How quantum computers will enable millions of renewable generators to be integrated into tomorrow’s electricity supply networks
The global transition towards a net zero future is one of the most important challenges humanity has ever faced. There are many obstacles in our way, and it is the responsibility of every industry to do what it can to overcome them. Of these obstacles, one towers above many others: efficiently balancing an electricity network which has a high dependence on renewable energy. Quantum computing may hold the answer.
When most of our power was produced by a handful of large fossil-fuel power stations, balancing electricity networks – making sure supply matches demand – involved ramping up or down the power that these few generators were producing. Mathematically, balancing the network for the lowest cost is modelled as a so-called MIP (mixed integer programme), an NP-hard problem. NP-hard problems are tough to solve, usually because the space of possible answers balloons exponentially as you introduce new variables – in this case, more generators. Nevertheless, the balancing problem was straightforward enough to solve because there weren’t many generators.
But in the net zero world we are striving for, much of our energy will be produced by millions of small generators – from wind and solar farms to solar panels on your rooftop. Each of these must be turned on or off individually. This dramatically increases the scale of the problem, making the computation time skyrocket. We have been aware of the growing complexity of integrating renewable energy into the balancing mechanism for some time. The problem is only going to get worse, and likely exponentially so.
The possible saviour could be quantum computers. This type of optimisation problem, one where devices are turned on or off, is particularly well suited to quantum computers using an algorithm called the quantum approximate optimisation algorithm, or QAOA. The key idea behind QAOA is to encode the problem as if it were a set of quantum particles that represent the variables we need to solve for, in this case whether each generator should be on or off. By carefully manipulating these mock particles within a quantum physical simulation, they can be coaxed into the lowest energy configuration, called the ground state. If the problem has been encoded correctly, then this ground state exactly corresponds to the best solution to the optimisation problem.

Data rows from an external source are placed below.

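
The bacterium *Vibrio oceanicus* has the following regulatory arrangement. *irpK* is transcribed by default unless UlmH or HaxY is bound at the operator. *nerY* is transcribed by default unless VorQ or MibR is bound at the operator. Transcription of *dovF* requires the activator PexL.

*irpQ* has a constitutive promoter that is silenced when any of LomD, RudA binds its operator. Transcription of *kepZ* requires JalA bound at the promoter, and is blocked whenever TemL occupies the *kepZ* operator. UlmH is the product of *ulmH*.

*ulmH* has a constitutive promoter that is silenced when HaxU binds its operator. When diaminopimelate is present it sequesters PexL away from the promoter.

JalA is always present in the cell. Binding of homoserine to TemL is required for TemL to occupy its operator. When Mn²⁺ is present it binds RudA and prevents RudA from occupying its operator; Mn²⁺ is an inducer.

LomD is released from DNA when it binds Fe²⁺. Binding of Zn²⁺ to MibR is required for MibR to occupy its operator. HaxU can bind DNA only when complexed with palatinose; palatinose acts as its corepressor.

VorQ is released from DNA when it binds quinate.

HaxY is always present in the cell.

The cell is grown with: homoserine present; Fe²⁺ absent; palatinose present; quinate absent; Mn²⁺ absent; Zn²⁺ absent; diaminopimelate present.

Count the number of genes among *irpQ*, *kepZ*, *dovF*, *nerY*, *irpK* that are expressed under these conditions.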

QAOA is already showing some promise on toy examples. As the performance of quantum hardware improves, we hope to harness the full power of QAOA not only for grid balancing but also for other large optimisation problems such as scheduling. Even better, with advancements in quantum-inspired techniques such as annealing and p-bits, we may have alternative routes to outperforming classical computers before fully fault tolerant quantum hardware is available.
It is important to also recognise that in the net zero future, we will not be able to rely exclusively on today’s forms of renewable energy for all our power demands. We need to continue investing in other new forms of green energy and supporting technology such as batteries. The most promising candidate is viewed by many to be nuclear fusion. Despite significant advancements after over 70 years controlling fusion, capturing its energy still eludes us.
At the heart of the struggle towards fusion are the incredibly computationally expensive magneto-hydrodynamic calculations that need to be performed. Here too there is hope that quantum computing can come to our rescue. Recent developments have suggested that large-scale quantum computers may be just what we need to understand the physics at play in fusion – and to design the reactors that will provide abundant, clean energy for generations to come.